Concludendo, complessivamente queste sono misure che ci riportano indietro sul cinema e che intervengono su un assetto che doveva ancora essere sperimentato e che aveva avvicinato al mondo del cinema e dell'audiovisivo soggetti che negli anni ne erano stati esclusi: piccoli produttori, giovani produttori, le start up. Naturalmente, c'era tutto un mondo che di fatto risulta penalizzato. Una restaurazione, un modo non comprensibile di nuocere al nostro cinema e a tutti coloro che al cinema vogliono dedicarsi come professione. Il messaggio che leggo in queste misure, per concludere colleghi, è quello di voler garantire una sorta di status quo a coloro che hanno sempre dominato questo mondo e che per poco tempo hanno visto in bilico i loro interessi consolidati. Io veramente voglio che poniate la vostra attenzione su questo aspetto.
Ancora una volta nessun emendamento è stato accolto. Noi avevamo presentato degli emendamenti su questo per ristabilire questo paio di cose, ma forse da qui a domani possiamo anche farli, se il sottosegretario si impegna a prenderli in considerazione e ci fa, dunque, questo bel regalo (d'altra parte, fino a domani abbiamo tempo). Quindi, un peggioramento sostanzialmente delle norme preesistenti e, quindi, un danno di fatto per il cinema italiano e per coloro che lavorano nel settore e per il pubblico, che avrà necessariamente un'offerta più povera e di minore qualità.
Io devo dire una cosa e la dico al collega che prima ne ha parlato. Temevo che nella vis destruens, che in qualche modo qui c'è, si intervenisse anche su quella percentuale del 3 per cento del FUS che avevamo destinato alle scuole, alla formazione nelle arti del cinema. C'era una percentuale tutti gli anni nella nostra legge pari al 3 per cento e, quindi, sono 12 milioni all'anno che devono essere destinati, attraverso una convenzione che viene fatta con il MIUR, ad attività di formazione all'interno delle scuole italiane e non solo, ma comunque all'interno delle scuole italiane. Ecco, il 3 per cento sono tanti soldi e la scuola non ha mai visto tanti soldi per un'attività legata al cinema. Questo, grazie al cielo, non è stato toccato e sono andata a controllare perché avevo paura che anche questo punto fosse stato fatto fuori.
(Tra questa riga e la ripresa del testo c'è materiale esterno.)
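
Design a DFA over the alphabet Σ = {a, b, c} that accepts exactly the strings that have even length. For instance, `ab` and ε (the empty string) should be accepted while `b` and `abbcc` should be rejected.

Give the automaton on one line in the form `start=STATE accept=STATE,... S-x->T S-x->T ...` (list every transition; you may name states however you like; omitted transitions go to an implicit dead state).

Count input length modulo 2: every symbol advances one step around the cycle S0 → S1 → S0. Accept at S0.
        a   b   c  
>* S0   S1  S1  S1 
   S1   S0  S0  S0 
(> = start, * = accepting)

start=S0 accept=S0 S0-a->S1 S0-b->S1 S0-c->S1 S1-a->S0 S1-b->S0 S1-c->S0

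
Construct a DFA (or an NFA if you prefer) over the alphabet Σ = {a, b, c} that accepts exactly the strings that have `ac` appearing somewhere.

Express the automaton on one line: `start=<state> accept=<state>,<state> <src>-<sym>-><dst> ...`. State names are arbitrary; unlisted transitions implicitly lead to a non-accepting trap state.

Track how much of `ac` has been matched so far: state q0 is no progress, q2 is the absorbing accept state reached once `ac` has occurred. Intermediate states record partial matches; on a mismatch, fall back to the longest reusable overlap.
With 3 states:
        a   b   c  
>  q0   q1  q0  q0 
   q1   q1  q0  q2 
 * q2   q2  q2  q2 
(> = start, * = accepting)

start=q0 accept=q2 q0-a->q1 q0-b->q0 q0-c->q0 q1-a->q1 q1-b->q0 q1-c->q2 q2-a->q2 q2-b->q2 q2-c->q2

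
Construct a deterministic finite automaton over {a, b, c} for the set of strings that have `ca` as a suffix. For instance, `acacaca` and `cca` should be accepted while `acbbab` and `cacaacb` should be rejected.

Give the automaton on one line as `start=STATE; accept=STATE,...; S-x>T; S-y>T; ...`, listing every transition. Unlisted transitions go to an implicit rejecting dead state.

Let each state record the length of the longest suffix of the input read so far that is also a prefix of `ca`. s1 means the last symbol is `c`; s2 means the last 2 symbols are `ca`. Accept only at s2, where the string currently ends in `ca`.
3 states suffice.
        a   b   c  
>  s0   s0  s0  s1 
   s1   s2  s0  s1 
 * s2   s0  s0  s1 
(> = start, * = accepting)

start=s0; accept=s2; s0-a>s0; s0-b>s0; s0-c>s1; s1-a>s2; s1-b>s0; s1-c>s1; s2-a>s0; s2-b>s0; s2-c>s1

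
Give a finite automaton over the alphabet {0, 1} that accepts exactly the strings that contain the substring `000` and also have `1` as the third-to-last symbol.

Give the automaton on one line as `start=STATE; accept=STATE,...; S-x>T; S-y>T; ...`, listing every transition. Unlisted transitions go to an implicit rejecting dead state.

Handle the two conditions separately and then intersect. One (4 states) tracks whether and how much of `000` has been seen; the other (15 states) tracks the last 3 symbols read. Each combined state is a pair, one component from each; accept when both components accept. After merging equivalent states the machine shrinks.
       0  1 
>  A   B  A 
   B   C  A 
   C   D  A 
   D   D  E 
   E   F  G 
   F   H  I 
   G   J  K 
 * H   D  E 
 * I   F  G 
 * J   H  I 
 * K   J  K 
(> = start, * = accepting)

start=A; accept=H,I,J,K; A-0>B; A-1>A; B-0>C; B-1>A; C-0>D; C-1>A; D-0>D; D-1>E; E-0>F; E-1>G; F-0>H; F-1>I; G-0>J; G-1>K; H-0>D; H-1>E; I-0>F; I-1>G; J-0>H; J-1>I; K-0>J; K-1>K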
Invece, non è successo e quindi, considerando i 400 complessivi del FUS, sono 12 i milioni che la legge n. 220 del 2016 ha previsto per i nostri giovani. Quindi, un investimento, un modo per dare un ulteriore rilievo alla nostra cultura cinematografica.
Siamo delusi, ma riteniamo che l'impianto della nostra legge sia stato mantenuto. Io questo lo voglio riconoscere e lo voglio riconoscere al Ministro e lo voglio riconoscere al sottosegretario. Sono stati fatti dei passaggi su cui non possiamo assolutamente essere d'accordo e che non condividiamo però l'impianto è rimasto, nonostante, appunto, questi interventi peggiorativi. È per questo motivo che noi, come PD, ci asterremo, come ha già detto la collega, fiduciosi che nel futuro dibattito si possano rivedere alcune di queste scelte in uno spirito costruttivo che, credo, ci possa accomunare tutti.